Ma vediamo un po’ di cifre. Secondo il Def, il Prodotto interno lordo quest’anno crescerà dell’1% su base programmatica e dell’1,5% nel 2024. Il ministero dell’Economia spiega che nello scenario tendenziale il Pil è previsto crescere dello 0,9% nel 2023 e dell’1,4% nel 2024. Il Fondo monetario è più cauto: ha innalzato le previsioni da +0,6 a +0,7% e le ha abbassate dal +0,9% al +0,8% per l’anno prossimo. Grazie alla ripresa della Cina e alla tenuta degli Stati Uniti, il prodotto lordo mondiale dovrebbe aumentare quest’anno del 2,8% e il prossimo del 3%, lo 0,1% in meno di quanto previsto in precedenza. Ma “una frenata brusca è un rischio per le economie avanzate”, osserva il Fmi mettendo in evidenza come la recente instabilità delle banche “ci ricorda che la situazione resta fragile”. L’inflazione si raffredda più lentamente delle attese: i prezzi nella media mondiale scenderanno dall’8,7 al 7% e al 4,9% del 2024. Nell’area euro passano dall’8,4% al 5,3% per arrivare a +2,9% nel 2024, oltre l’obiettivo del 2%. In Italia 4,5% e 2,6%, meglio della media. Negli Stati Uniti, invece, si va dall’8% del 2022 al 4,5% di quest’anno e al 2,3% del prossimo.

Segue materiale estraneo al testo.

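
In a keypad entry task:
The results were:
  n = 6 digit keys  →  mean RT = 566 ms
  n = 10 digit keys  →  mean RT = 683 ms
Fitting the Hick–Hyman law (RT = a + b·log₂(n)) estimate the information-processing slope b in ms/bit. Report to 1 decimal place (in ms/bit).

The slope on a log₂ axis is (683 − 566) / (3.3219 − 2.5850) = 158.759 ms/bit.

158.8 ms/bit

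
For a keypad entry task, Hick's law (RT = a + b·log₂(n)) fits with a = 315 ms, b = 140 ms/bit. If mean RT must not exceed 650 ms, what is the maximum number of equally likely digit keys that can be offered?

5

140·log₂ n ≤ 650 − 315 = 335, giving log₂ n ≤ 2.3929 and n ≤ 5.252. The largest whole number is 5.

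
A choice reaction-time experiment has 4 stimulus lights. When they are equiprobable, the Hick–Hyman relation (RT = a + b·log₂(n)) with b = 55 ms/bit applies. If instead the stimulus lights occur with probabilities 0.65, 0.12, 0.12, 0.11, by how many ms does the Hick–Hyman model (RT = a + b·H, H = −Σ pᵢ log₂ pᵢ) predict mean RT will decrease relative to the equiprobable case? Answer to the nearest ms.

Equiprobable entropy H₀ = log₂ 4 = 2.0000 bits.
Skewed entropy H = −Σ pᵢ log₂ pᵢ = 1.4884 bits.
ΔRT = b·(H₀ − H) = 55 × 0.5116 = 28.14 ms.

28 ms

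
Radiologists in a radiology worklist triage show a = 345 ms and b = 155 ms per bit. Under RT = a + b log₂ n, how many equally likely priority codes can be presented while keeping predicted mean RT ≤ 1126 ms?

32

155·log₂ n ≤ 1126 − 345 = 781, giving log₂ n ≤ 5.0387 and n ≤ 32.870. The largest whole number is 32.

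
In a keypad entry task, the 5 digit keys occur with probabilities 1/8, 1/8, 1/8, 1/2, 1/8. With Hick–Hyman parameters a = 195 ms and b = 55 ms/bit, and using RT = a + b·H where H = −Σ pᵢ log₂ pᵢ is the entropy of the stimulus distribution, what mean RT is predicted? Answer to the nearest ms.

305 ms

Each term −pᵢ log₂ pᵢ: 0.125·3 + 0.125·3 + 0.125·3 + 0.5·1 + 0.125·3; summed, H = 2.000 bits.
Mean RT = a + bH = 195 + 55·2.000 = 305.00 ms.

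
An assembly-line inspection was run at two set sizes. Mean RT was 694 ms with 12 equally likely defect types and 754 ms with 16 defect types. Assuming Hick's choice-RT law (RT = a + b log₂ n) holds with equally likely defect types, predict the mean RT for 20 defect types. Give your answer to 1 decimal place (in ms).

Fit slope and intercept:
  b = (754 − 694) / (log₂ 16 − log₂ 12) = 60 / (4 − 3.5850) = 144.565 ms/bit
  a = 694 − 144.565 × 3.5850 = 175.739 ms
Then RT(20) = 175.739 + 144.565 × log₂ 20 = 175.739 + 144.565 × 4.3219 ≈ 800.540 ms.

800.5 ms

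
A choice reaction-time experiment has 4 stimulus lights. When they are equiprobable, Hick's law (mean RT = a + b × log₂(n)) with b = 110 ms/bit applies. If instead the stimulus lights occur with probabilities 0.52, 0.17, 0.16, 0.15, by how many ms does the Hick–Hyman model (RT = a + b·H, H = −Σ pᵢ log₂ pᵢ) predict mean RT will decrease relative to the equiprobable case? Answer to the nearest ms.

27 ms

Equiprobable entropy H₀ = log₂ 4 = 2.0000 bits.
Skewed entropy H = −Σ pᵢ log₂ pᵢ = 1.7587 bits.
ΔRT = b·(H₀ − H) = 110 × 0.2413 = 26.54 ms.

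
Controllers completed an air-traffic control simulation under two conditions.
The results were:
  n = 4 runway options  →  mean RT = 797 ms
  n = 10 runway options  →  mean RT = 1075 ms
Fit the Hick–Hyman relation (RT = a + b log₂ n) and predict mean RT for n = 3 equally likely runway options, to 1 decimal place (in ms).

709.7 ms

Fit slope and intercept:
  b = (1075 − 797) / (log₂ 10 − log₂ 4) = 278 / (3.3219 − 2) = 210.299 ms/bit
  a = 797 − 210.299 × 2 = 376.402 ms
Then RT(3) = 376.402 + 210.299 × log₂ 3 = 376.402 + 210.299 × 1.5850 ≈ 709.718 ms.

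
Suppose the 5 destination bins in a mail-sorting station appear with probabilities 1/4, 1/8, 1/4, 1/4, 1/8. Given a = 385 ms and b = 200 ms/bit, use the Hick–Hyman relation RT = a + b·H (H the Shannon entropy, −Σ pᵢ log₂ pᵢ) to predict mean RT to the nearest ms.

835 ms

H = −Σ pᵢ log₂ pᵢ = 0.25·2 + 0.125·3 + 0.25·2 + 0.25·2 + 0.125·3 = 2.250 bits.
RT = 385 + 200 × 2.250 = 835.00 ms.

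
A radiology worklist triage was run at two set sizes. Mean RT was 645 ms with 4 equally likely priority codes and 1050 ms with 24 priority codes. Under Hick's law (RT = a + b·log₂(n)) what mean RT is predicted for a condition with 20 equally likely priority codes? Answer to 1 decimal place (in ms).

1008.8 ms

Solve the two-equation system in a and b:
  b = (1050 − 645) / (log₂ 24 − log₂ 4) = 405 / (4.5850 − 2) = 156.675 ms/bit
  a = 645 − 156.675 × 2 = 331.649 ms
Then RT(20) = 331.649 + 156.675 × log₂ 20 = 331.649 + 156.675 × 4.3219 ≈ 1008.789 ms.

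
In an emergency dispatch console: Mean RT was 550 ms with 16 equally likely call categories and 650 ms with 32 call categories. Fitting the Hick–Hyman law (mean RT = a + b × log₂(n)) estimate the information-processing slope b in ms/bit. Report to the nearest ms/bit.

100 ms/bit

The slope on a log₂ axis is (650 − 550) / (5 − 4) = 100 ms/bit.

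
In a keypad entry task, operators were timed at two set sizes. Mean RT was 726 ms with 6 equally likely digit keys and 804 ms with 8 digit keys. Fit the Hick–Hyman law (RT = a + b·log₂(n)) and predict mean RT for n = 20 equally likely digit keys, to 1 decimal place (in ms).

With log₂ n on the abscissa the relation is linear; from the two conditions:
  b = (804 − 726) / (log₂ 8 − log₂ 6) = 78 / (3 − 2.5850) = 187.935 ms/bit
  a = 726 − 187.935 × 2.5850 = 240.196 ms
Then RT(20) = 240.196 + 187.935 × log₂ 20 = 240.196 + 187.935 × 4.3219 ≈ 1052.436 ms.

1052.4 ms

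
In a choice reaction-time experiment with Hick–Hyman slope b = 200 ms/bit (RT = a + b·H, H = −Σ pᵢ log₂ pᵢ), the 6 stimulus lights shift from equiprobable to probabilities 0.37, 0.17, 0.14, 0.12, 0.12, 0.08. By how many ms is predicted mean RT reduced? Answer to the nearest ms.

39 ms

Equiprobable entropy H₀ = log₂ 6 = 2.5850 bits.
Skewed entropy H = −Σ pᵢ log₂ pᵢ = 2.3881 bits.
ΔRT = b·(H₀ − H) = 200 × 0.1969 = 39.38 ms.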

Preoccupa l’inflazione di fondo, calcolata senza l’energia e i beni alimentari, attorno al 5,1%, segno che la pressione della domanda ha sostituito la spinta dell’energia e delle materie prime. Ciò induce le banche centrali a mantenere tassi d’interesse elevati. Il costo del denaro resta ancora inferiore al tasso d’inflazione e questo giustifica ulteriori rialzi, secondo la Bce. Un brutto segnale per l’Italia che vedrà crescere il costo del debito.

Il rapporto debito/Pil nel 2022 è risultato pari al 144,4%, 1,3 punti percentuali inferiore rispetto alla previsione; tuttavia sarebbe stato inferiore senza l’impatto devastante del superbonus. L’obiettivo è che scenda progressivamente fino a raggiungere il 140,4% nel 2026.

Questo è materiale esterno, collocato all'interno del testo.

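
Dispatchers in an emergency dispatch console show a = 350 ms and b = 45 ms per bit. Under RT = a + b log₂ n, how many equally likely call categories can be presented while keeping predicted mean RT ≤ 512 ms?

45·log₂ n ≤ 512 − 350 = 162, giving log₂ n ≤ 3.6000 and n ≤ 12.126. The largest whole number is 12.

12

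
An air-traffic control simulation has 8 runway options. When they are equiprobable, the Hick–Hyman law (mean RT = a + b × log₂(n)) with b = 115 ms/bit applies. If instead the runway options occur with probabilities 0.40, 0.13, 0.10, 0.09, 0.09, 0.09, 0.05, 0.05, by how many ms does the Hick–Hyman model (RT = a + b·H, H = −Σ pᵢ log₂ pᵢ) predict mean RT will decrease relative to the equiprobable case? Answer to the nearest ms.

Equiprobable entropy H₀ = log₂ 8 = 3.0000 bits.
Skewed entropy H = −Σ pᵢ log₂ pᵢ = 2.6138 bits.
ΔRT = b·(H₀ − H) = 115 × 0.3862 = 44.42 ms.

44 ms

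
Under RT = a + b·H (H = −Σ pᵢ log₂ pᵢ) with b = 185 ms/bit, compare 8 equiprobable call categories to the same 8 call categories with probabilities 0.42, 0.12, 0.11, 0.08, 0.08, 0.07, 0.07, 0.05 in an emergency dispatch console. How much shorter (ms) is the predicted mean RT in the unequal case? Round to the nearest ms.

Equiprobable entropy H₀ = log₂ 8 = 3.0000 bits.
Skewed entropy H = −Σ pᵢ log₂ pᵢ = 2.5792 bits.
ΔRT = b·(H₀ − H) = 185 × 0.4208 = 77.84 ms.

78 ms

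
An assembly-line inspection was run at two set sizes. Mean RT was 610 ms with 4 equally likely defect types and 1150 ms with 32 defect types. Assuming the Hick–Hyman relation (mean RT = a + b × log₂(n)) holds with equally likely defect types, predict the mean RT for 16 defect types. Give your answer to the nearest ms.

Solve the two-equation system in a and b:
  b = (1150 − 610) / (log₂ 32 − log₂ 4) = 540 / (5 − 2) = 180 ms/bit
  a = 610 − 180 × 2 = 250 ms
Then RT(16) = 250 + 180 × log₂ 16 = 250 + 180 × 4 ≈ 970.000 ms.

970 ms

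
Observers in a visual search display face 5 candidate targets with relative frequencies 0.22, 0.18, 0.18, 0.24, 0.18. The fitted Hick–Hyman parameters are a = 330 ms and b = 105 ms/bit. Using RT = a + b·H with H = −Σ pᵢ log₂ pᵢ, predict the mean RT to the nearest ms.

573 ms

H = 0.22·log₂(1/0.22) + 0.18·log₂(1/0.18) + 0.18·log₂(1/0.18) + 0.24·log₂(1/0.24) + 0.18·log₂(1/0.18) = 2.3106 bits.
RT = 330 + 105 × 2.3106 = 572.62 ms.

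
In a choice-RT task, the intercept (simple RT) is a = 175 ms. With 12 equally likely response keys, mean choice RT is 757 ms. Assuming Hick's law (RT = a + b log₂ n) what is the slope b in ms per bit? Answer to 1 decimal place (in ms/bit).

12 alternatives carry log₂ 12 = 3.5850 bits; the choice cost is 757 − 175 = 582 ms, so b = 582/3.5850 = 162.345 ms/bit.

162.3 ms/bit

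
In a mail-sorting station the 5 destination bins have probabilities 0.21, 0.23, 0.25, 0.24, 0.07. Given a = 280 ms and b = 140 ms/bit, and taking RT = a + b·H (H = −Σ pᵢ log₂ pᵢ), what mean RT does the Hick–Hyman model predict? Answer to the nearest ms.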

Il tasso di disoccupazione non è tra i peggiori della zona euro, ma resta superiore all’8%. Una doccia fredda cade sui pensionati. Il ministro dell’Economia Giancarlo Giorgetti è stato sincero sui costi del provvedimento voluto dal capo del suo partito Matteo Salvini, e se le cose stanno così si andrà alla proroga di quota 103 anche l’anno prossimo. Ciò vuol dire che il Governo, con una congiuntura in rallentamento, sarà costretto ad affrontare provvedimenti molto pesanti. Secondo le stime dell’Inps, Quota 41 costerebbe 75 miliardi di euro in dieci anni. Il capogruppo della Lega alla Camera si aspettava di più, ma “con pochi miliardi Quota 41 non si fa, questo è chiaro. Ma non ci accontentiamo di una proroga”.

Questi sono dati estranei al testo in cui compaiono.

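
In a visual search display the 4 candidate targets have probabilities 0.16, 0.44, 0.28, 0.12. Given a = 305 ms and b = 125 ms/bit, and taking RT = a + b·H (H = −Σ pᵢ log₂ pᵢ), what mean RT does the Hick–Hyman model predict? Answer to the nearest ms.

533 ms

Entropy contributions −pᵢ log₂ pᵢ: 0.4230, 0.5211, 0.5142, 0.3671; sum H = 1.8255 bits.
RT = a + bH = 305 + 125·1.8255 = 533.18 ms.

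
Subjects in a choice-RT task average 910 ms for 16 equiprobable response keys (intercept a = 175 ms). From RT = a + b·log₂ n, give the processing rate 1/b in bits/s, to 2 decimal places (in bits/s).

5.44 bits/s

b = (910 − 175)/log₂ 16 = 735/4 = 183.750 ms per bit = 0.18375 s/bit; the reciprocal is 5.442 bits/s.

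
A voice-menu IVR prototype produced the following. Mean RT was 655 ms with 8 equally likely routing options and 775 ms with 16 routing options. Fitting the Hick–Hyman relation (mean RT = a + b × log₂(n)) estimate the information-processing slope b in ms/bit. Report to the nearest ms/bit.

The slope on a log₂ axis is (775 − 655) / (4 − 3) = 120 ms/bit.

120 ms/bit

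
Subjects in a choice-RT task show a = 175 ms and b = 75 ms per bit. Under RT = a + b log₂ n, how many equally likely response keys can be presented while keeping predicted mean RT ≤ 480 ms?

16

Set 175 + 75·log₂ n ≤ 480 → log₂ n ≤ (480 − 175)/75 = 4.0667.
So n ≤ 2^4.0667 = 16.757; the largest integer n is 16.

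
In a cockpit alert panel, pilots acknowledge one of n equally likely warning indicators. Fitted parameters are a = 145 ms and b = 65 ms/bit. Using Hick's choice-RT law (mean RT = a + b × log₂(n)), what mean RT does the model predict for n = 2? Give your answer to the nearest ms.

log₂(2) = 1 bits, so RT = 145 + 65 × 1 ≈ 210.000 ms.

210 ms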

Non c’era da attendersi molto dal Def e senza dubbio un bagno di realtà è sempre benefico. Tuttavia, il Governo si trova privo di risorse per realizzare almeno una piccola parte del suo ambizioso programma. “Il Def tiene conto di un quadro economico-finanziario che rimane incerto e rischioso a causa della guerra in Ucraina, di tensioni geopolitiche elevate, del rialzo dei tassi di interesse ma anche per l’affiorare di localizzate crisi nel sistema bancario e finanziario internazionale. In questo contesto, l’economia italiana continua a mostrare una notevole dose di resilienza e vitalità”, si legge nel documento. Per quanto ancora nessuno è in grado di dirlo.